However, handling the boundary is much simpler than with \(\mathcal {M}_{\text {HB}}\), because the appropriate discretization along the boundary naturally arises from the optimality condition \(\nabla F_{L_2} = 0\). Indeed, for a pixel \((u,v) \in \partial {\varOmega }\), the equation \(\partial F_{L_2}/\partial z_{u,v} = 0\) does not take the form (30) any more. Figure 4 shows the example of a pixel \((u,v) \in \partial {\varOmega }\) such that \((u+1,v)\) and \((u,v+1)\) are inside \({\varOmega }\), while \((u-1,v)\) and \((u,v-1)\) are outside \({\varOmega }\).

Fig. 4
figure 4

Only the black pixels are inside \({\varOmega }\). The straight line \(\mathcal {D}\) is a plausible approximation of the tangent to \(\partial {\varOmega }\) at (uv)

Fig. 5
figure 5

a Test surface \(\mathcal {S}_{\text {vase}}\). b Gradient field \(\mathbf {g}_{\text {vase}}\), obtained by sampling of the analytically computed gradient of \(\mathcal {S}_{\text {vase}}\). c Reconstructed surface obtained by integration of \(\mathbf {g}_{\text {vase}}\), using as reconstruction domain the image of the vase, at convergence of \(\mathcal {M}_{\text {DC}}\) (\(\hbox {RMSE}=0.93\)). d Same test, but on the whole grid (RMSE = 4.51). In both tests, the constant of integration is chosen so as to minimize the RMSE

In this case, Eq. (30) must be replaced with:

$$\begin{aligned} \begin{aligned}&z_{u+1,v}+z_{u,v+1} - 2\,z_{u,v} \\&\quad = \small {\frac{p_{u+1,v}+p_{u,v}}{2}} + \frac{q_{u,v+1}+q_{u,v}}{2} \end{aligned} \end{aligned}$$
(33)

Since \(\varvec{\eta } = -\sqrt{2}/2\,[1,1]^\top \) is a plausible unit-length normal to the boundary \(\partial {\varOmega }\) in this case, the natural boundary condition (24) reads:

$$\begin{aligned} \partial _u z-p+\partial _v z-q = 0 \end{aligned}$$
(34)

It is obvious that (33) is a discrete approximation of (34). More generally, it is easily shown that the equation \(\partial F_{L_2}/\partial z_{u,v} = 0\), for any \((u,v) \in \partial {\varOmega }\), is a discrete approximation of the natural boundary condition (24).
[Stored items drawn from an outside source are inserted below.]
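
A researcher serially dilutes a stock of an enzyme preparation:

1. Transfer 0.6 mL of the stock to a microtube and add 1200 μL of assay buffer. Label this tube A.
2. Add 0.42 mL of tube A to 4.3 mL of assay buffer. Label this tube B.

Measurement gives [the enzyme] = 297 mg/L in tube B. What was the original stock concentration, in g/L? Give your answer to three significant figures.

10.0 g/L

Step 1: 0.6 mL + 1200 μL = 1.8 mL total → factor 1.8/0.6 = 3
Step 2: 0.42 mL + 4.3 mL = 4.72 mL total → factor 4.72/0.42 = 11.238
Overall dilution factor = 3 × 11.238 = 33.714
Stock = 297 mg/L × 33.714 = 1.001 × 10^4 mg/L = 10.0 g/L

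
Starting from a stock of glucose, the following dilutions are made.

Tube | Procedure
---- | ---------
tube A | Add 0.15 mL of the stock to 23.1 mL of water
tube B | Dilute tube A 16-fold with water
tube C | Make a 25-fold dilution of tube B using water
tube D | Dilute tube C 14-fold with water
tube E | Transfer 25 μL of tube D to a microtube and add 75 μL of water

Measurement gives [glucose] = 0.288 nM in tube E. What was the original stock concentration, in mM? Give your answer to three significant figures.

1.00 mM

Step 1: 0.15 mL + 23.1 mL = 23.25 mL total → factor 23.25/0.15 = 155
Step 2: 16-fold → factor 16
Step 3: 25-fold → factor 25
Step 4: 14-fold → factor 14
Step 5: 25 μL + 75 μL = 100 μL total → factor 100/25 = 4
Overall dilution factor = 155 × 16 × 25 × 14 × 4 = 3.472 × 10^6
Stock = 0.288 nM × 3.472 × 10^6 = 9.999 × 10^5 nM = 1.00 mM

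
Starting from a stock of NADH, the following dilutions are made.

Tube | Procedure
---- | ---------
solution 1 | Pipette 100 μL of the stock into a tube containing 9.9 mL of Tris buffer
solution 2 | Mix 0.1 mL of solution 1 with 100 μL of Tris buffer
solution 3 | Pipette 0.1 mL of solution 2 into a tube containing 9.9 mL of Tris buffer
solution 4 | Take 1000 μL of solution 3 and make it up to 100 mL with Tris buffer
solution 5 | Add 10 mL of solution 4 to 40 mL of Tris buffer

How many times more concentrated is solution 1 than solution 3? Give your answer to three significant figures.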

Let us test \(\mathcal {M}_{\text {DC}}\) on the surface \(\mathcal {S}_{\text {vase}}\) shown in Fig. 5a, which models a half-vase lying on a flat ground. To this end, we sample the analytically computed gradient of \(\mathcal {S}_{\text {vase}}\) on a regular grid of size \(312\times 312\), which provides the gradient field \(\mathbf {g}_{\text {vase}}\) (see Fig. 5b). We suppose that a preliminary segmentation allows us to use as reconstruction domain the image of the vase, which constitutes an additional datum. The reconstructed surface obtained at convergence of \(\mathcal {M}_{\text {DC}}\) is shown in Fig. 5c.
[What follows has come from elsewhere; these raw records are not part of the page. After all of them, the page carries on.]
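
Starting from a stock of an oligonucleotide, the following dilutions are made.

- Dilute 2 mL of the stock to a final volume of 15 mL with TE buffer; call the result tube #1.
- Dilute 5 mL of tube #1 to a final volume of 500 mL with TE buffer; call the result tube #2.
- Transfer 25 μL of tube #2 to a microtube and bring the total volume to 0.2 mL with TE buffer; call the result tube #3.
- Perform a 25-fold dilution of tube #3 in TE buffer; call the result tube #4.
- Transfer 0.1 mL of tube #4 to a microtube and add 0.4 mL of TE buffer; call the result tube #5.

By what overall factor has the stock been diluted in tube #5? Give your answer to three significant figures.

7.50 × 10^5

Step 1: 2 mL brought to 15 mL → factor 15/2 = 7.5
Step 2: 5 mL brought to 500 mL → factor 500/5 = 100
Step 3: 25 μL brought to 0.2 mL → factor 200/25 = 8
Step 4: 25-fold → factor 25
Step 5: 0.1 mL + 0.4 mL = 0.5 mL total → factor 0.5/0.1 = 5
Overall dilution factor = 7.5 × 100 × 8 × 25 × 5 = 7.5 × 10^5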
On the other hand, it is well known that quadratic regularization is not well adapted to discontinuities. Let us now test \(\mathcal {M}_{\text {DC}}\) using as reconstruction domain the whole grid of size \(312\times 312\), which contains discontinuities at the top and at the bottom of the vase. The reconstructed surface at convergence is shown in Fig. 5d. It is not satisfactory, since the discontinuities are not preserved. This is numerically confirmed by the RMSE, which is much higher than that of Fig. 5c.

Fig. 6
figure 6

a Gradient field \(\mathbf {g}_{\text {face}}\) of a face estimated via photometric stereo. b Reconstructed surface obtained by integration of \(\mathbf {g}_{\text {face}}\), using Frankot and Chellappa’s method [19]. Since a periodic boundary condition is assumed, the depth is forced to be the same on the cheek and on the nose. As a consequence, this much distorts the result

We know that removing the flat ground from the reconstruction domain suffices to reach a better result (see Fig. 5c), since this eliminates any depth discontinuity. However, this requires a preliminary segmentation, which is known to be a hard task, and also requires that the integration can be carried out on a non-rectangular reconstruction domain.

Otherwise, it is necessary to appropriately handle the depth discontinuities, in order to limit the bias. The lack of integrability of the vector field \([p,q]^\top \) is a basic idea to detect the discontinuities, as shown in our companion paper [48]. Unfortunately, this characterization of the discontinuities is neither necessary nor sufficient. On the one hand, shadows can induce outliers if \([p,q]^\top \) is estimated via photometric stereo [49], which can therefore be non-integrable along shadow limits, even in the absence of depth discontinuities. On the other hand, the vector field \([p,q]^\top \) of a scale seen from above is uniform, i.e., perfectly integrable.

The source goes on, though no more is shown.